Przypominam sobie czas ponownego wprowadzenia religii do szkół. Byłam wówczas wychowawczynią V klasy S.P. Uczęszczał do niej jeden niewierzący uczeń. Któregoś dnia moi chłopcy (ministranci) przynieśli do szkoły pęk krzyżyków od proboszcza z poleceniem rozwieszenia w klasach.
Zebrałam swoich wychowanków i przypomniałam im nasze rozmowy o demokracji, tolerancji, obronie słabszych. Wiedziałam, że stawiam przed nimi bardzo trudne zadanie. Mieli przegłosować sprawę krzyża w klasie. Potem wbiłam gwóźdź w ścianę i zostawiłam ich samych. Chyba nigdy nie byłam z nich taka dumna, jak wówczas, gdy oświadczyli: "Krzyż będziemy wywieszać tylko na lekcjach religii". Była to jedyna w szkole sala lekcyjna bez krzyża. Trwała do zmiany dyrektora.

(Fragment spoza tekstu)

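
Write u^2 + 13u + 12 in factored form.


Roots satisfy r1 + r2 = -b/a = -13 and r1*r2 = c/a = 12.
So r1 = -1, r2 = -12.
u^2 + 13u + 12 = (u - r1)(u - r2) = (u + 1)(u + 12)


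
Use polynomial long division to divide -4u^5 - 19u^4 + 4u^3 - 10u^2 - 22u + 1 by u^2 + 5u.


(-4u^5 - 19u^4 + 4u^3 - 10u^2 - 22u + 1) / (u^2 + 5u)
Step 1: -4u^3 * (u^2 + 5u) = -4u^5 - 20u^4; subtract.
Step 2: u^2 * (u^2 + 5u) = u^4 + 5u^3; subtract.
Step 3: -u * (u^2 + 5u) = -u^3 - 5u^2; subtract.
Step 4: -5 * (u^2 + 5u) = -5u^2 - 25u; subtract.
Quotient: -4u^3 + u^2 - u - 5, Remainder: 3u + 1


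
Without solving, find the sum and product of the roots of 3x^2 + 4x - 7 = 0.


For ax^2+bx+c=0: sum = -b/a, product = c/a.
a=3, b=4, c=-7
Sum = -(4)/3 = -4/3
Product = (-7)/3 = -7/3


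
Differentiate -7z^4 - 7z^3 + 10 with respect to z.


Apply the power rule term by term:
  d/dz(-7z^4) = -28z^3
  d/dz(-7z^3) = -21z^2
  d/dz(10) = 0
p'(z) = -28z^3 - 21z^2


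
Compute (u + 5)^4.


Expand (u + 5)^4 by repeated multiplication:
  (u + 5)^2 = u^2 + 10u + 25
  (u + 5)^3 = u^3 + 15u^2 + 75u + 125
= u^4 + 20u^3 + 150u^2 + 500u + 625


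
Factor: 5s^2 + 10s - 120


Roots satisfy r1 + r2 = -b/a = -2 and r1*r2 = c/a = -24.
So r1 = 4, r2 = -6.
5s^2 + 10s - 120 = 5(s - r1)(s - r2) = 5(s - 4)(s + 6)


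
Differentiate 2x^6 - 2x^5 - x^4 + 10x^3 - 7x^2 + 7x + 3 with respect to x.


Apply the power rule term by term:
  d/dx(2x^6) = 12x^5
  d/dx(-2x^5) = -10x^4
  d/dx(-x^4) = -4x^3
  d/dx(10x^3) = 30x^2
  d/dx(-7x^2) = -14x
  d/dx(7x) = 7
  d/dx(3) = 0
p'(x) = 12x^5 - 10x^4 - 4x^3 + 30x^2 - 14x + 7


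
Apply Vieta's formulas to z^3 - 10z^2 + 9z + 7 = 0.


Monic cubic z^3+bz^2+cz+d=0: sum=-b, pairwise sum=c, product=-d.
b=-10, c=9, d=7
r1+r2+r3 = 10
r1r2+r1r3+r2r3 = 9
r1r2r3 = -7


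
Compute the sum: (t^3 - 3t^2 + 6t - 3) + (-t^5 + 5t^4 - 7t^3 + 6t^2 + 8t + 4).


Align terms by degree and add:
  t^3 - 3t^2 + 6t - 3
  -t^5 + 5t^4 - 7t^3 + 6t^2 + 8t + 4
= -t^5 + 5t^4 - 6t^3 + 3t^2 + 14t + 1


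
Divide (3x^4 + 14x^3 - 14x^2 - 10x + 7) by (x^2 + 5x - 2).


(3x^4 + 14x^3 - 14x^2 - 10x + 7) / (x^2 + 5x - 2)
Step 1: 3x^2 * (x^2 + 5x - 2) = 3x^4 + 15x^3 - 6x^2; subtract.
Step 2: -x * (x^2 + 5x - 2) = -x^3 - 5x^2 + 2x; subtract.
Step 3: -3 * (x^2 + 5x - 2) = -3x^2 - 15x + 6; subtract.
Quotient: 3x^2 - x - 3, Remainder: 3x + 1


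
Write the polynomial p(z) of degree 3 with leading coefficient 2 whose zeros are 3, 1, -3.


p(z) = 2(z - 3)(z - 1)(z + 3)
Expand: 2z^3 - 2z^2 - 18z + 18


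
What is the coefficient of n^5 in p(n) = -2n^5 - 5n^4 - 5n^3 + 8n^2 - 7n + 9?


Read off the coefficient of n^5: -2


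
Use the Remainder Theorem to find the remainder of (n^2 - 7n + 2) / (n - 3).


By the Remainder Theorem, the remainder equals p(3):
  1*(3)^2 = 9
  -7*(3)^1 = -21
  constant: 2
Sum: 9 - 21 + 2 = -10


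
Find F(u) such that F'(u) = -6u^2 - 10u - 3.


Reverse power rule on each term:
  ∫ -6u^2 du = -2u^3
  ∫ -10u du = -5u^2
  ∫ -3 du = -3u
F(u) = -2u^3 - 5u^2 - 3u + C


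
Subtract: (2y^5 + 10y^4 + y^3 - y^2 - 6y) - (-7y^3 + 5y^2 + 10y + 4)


Distribute the minus sign:
  (2y^5 + 10y^4 + y^3 - y^2 - 6y)
- (-7y^3 + 5y^2 + 10y + 4)
Negate second polynomial: 7y^3 - 5y^2 - 10y - 4
Add: 2y^5 + 10y^4 + 8y^3 - 6y^2 - 16y - 4


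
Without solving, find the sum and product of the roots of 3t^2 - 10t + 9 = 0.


For at^2+bt+c=0: sum = -b/a, product = c/a.
a=3, b=-10, c=9
Sum = -(-10)/3 = 10/3
Product = (9)/3 = 3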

Kilka lat później jakiś gorliwiec solidnie i na stałe przymocował krzyż na ścianie. Widziałam zawód w oczach dzieci. "To jest dyskryminacja" - przyznaliśmy wspólnie. Nowa dyrektorka przyznała w tajemnicy, że największą rolę w jej awansie odegrała opinia proboszcza.